(1.) In this suit, the plaintiffs claim against the defandants is for the balance of a current account. The defendants Amar Nath Banerjee and Hiralal Mukherjee do not contest the suit. It is admitted that the defendants carried on business in partnership under the firm name of Banerjee Mukherjee & Co., and opened an overdraft account with the plaintiff bank, which is now in liquidation and it was arranged that each partner should be eligible to sign cheques in the firm name, adding thereto his own initials, and that the bank would advance money to enable the defendants to purchase materials and on receipt of the bills given in payment for goods supplied by defendants to customers would collect these on commission and deduct the balance from the overdraft. The defendant Jatindra Nath, however, says that this partnership was dissolved in 1921, and that the plaintiffs had notice thereof. That thereupon he ceased to have any interest in the business, which was carried on by the other two defendants alone, and that he commenced a separate business on his own account. He says also, and this seems to be true, that whatever sum was due to the bank at the time of dissolution has been repaid. He has produced a deed of dissolution dated 24 June 1921, and I have no reason to think that it is other than genuine.
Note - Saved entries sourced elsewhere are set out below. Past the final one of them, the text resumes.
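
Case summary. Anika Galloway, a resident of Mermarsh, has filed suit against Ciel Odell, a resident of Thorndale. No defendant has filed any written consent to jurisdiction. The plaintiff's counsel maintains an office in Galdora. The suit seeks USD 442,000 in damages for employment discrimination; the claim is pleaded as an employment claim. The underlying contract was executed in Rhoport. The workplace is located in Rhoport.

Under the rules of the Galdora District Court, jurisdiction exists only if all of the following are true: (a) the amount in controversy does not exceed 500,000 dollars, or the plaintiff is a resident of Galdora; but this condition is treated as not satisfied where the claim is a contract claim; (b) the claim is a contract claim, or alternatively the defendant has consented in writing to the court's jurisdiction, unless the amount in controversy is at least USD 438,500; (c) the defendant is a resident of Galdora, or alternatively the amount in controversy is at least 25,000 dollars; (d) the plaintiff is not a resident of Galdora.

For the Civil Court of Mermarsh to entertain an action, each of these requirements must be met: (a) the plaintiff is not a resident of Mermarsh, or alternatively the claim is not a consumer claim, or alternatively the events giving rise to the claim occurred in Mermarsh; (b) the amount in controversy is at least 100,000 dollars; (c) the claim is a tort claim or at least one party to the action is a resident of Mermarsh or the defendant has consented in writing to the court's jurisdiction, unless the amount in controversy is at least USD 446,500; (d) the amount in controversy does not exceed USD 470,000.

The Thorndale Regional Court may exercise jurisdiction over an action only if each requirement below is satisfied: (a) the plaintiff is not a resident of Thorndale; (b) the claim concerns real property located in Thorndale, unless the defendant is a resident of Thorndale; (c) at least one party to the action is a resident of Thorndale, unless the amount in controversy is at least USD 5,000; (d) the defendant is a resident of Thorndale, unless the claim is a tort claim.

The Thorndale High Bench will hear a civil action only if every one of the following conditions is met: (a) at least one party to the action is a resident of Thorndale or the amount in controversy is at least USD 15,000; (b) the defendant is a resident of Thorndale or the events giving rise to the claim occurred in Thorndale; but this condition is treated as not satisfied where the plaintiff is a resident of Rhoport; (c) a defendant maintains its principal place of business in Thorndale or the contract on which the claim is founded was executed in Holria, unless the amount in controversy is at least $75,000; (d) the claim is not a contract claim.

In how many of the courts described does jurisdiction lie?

The Galdora District Court:
  (a) The amount in controversy is 442,000 dollars, within the $500,000 ceiling, so this disjunct is met. And the carve-out is inapplicable — the claim is an employment claim, not a contract claim. Met.
  (b) The claim is an employment claim, not a contract claim; no such written consent has been filed — none of the alternatives is met. The proviso rescues it, though: the amount in controversy is 442,000 dollars, which meets the USD 438,500 floor. Met.
  (c) The amount in controversy is USD 442,000, which meets the 25,000 dollars floor, so this disjunct is met. Met.
  (d) The plaintiff resides in Mermarsh, which is not Galdora. Condition met.
  → Every requirement is satisfied — jurisdiction.
The Civil Court of Mermarsh:
  (a) The claim is an employment claim, not a consumer claim, so one alternative holds. Met.
  (b) The amount in controversy is 442,000 dollars, which meets the USD 100,000 floor. Met.
  (c) Anika Galloway resides in Mermarsh, so this disjunct is met. Condition met.
  (d) The amount in controversy is USD 442,000, within the 470,000 dollars ceiling. Condition met.
  → All conditions met; jurisdiction exists.
The Thorndale Regional Court:
  (a) The plaintiff resides in Mermarsh, which is not Thorndale. Met.
  (b) The claim does not concern real property. But the defendant resides in Thorndale, and the 'unless' clause therefore excuses the requirement. Met.
  (c) Ciel Odell resides in Thorndale. Condition met.
  (d) The defendant resides in Thorndale. Satisfied.
  → The court has jurisdiction.
The Thorndale High Bench:
  (a) Ciel Odell resides in Thorndale, which satisfies one of the alternatives. Satisfied.
  (b) The defendant resides in Thorndale, so one alternative holds. The carve-out does not apply: the plaintiff resides in Mermarsh, not Rhoport. Condition met.
  (c) No defendant is a corporation; the contract was executed in Rhoport, not Holria — every alternative fails. But the amount in controversy is $442,000, which meets the USD 75,000 floor, and the 'unless' clause therefore excuses the requirement. Condition met.
  (d) The claim is an employment claim, not a contract claim. Condition met.
  → All conditions met; jurisdiction exists.
Courts with jurisdiction: the Galdora District Court, the Civil Court of Mermarsh, the Thorndale Regional Court, the Thorndale High Bench — 4 in total.

4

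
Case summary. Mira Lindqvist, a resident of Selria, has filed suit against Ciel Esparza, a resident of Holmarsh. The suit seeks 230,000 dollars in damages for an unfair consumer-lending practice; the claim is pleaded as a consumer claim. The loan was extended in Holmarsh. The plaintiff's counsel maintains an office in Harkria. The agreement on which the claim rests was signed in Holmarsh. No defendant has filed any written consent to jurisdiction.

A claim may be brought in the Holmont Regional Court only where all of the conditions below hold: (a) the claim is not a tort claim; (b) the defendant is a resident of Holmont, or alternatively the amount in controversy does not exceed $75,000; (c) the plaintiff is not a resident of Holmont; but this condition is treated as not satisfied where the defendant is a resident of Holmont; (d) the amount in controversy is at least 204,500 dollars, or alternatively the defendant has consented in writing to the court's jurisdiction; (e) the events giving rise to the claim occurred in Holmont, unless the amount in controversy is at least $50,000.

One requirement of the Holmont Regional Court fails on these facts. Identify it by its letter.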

He has also produced a carbon copy of a letter dated 27 June 1921, giving notice of the dissolution, which he says that he handed personally to Bhupendra Nath Banerji, who was the managing director of the plaintiff bank, after giving him verbal notice at or about the date of dissolution.
(2.) He admits, however, that he did not obtain a receipt for this notice, nor did he receive any acknowledgment from the bank nor did he give any notice to firm's dealing with Banerjee Mukherjee & Co., nor did he advertise the fact of dissolution in the Exchange Gazette, nor in any of the Vernacular Gazettes nor in any English newspaper.
(3.) On the contrary Bhupendra has been called and has stated emphatically that he never had any notice of the dissolution either verbally or in writing until after the institution of the suit and he has produced the bank's Letter Receipt Book which confirms his statement.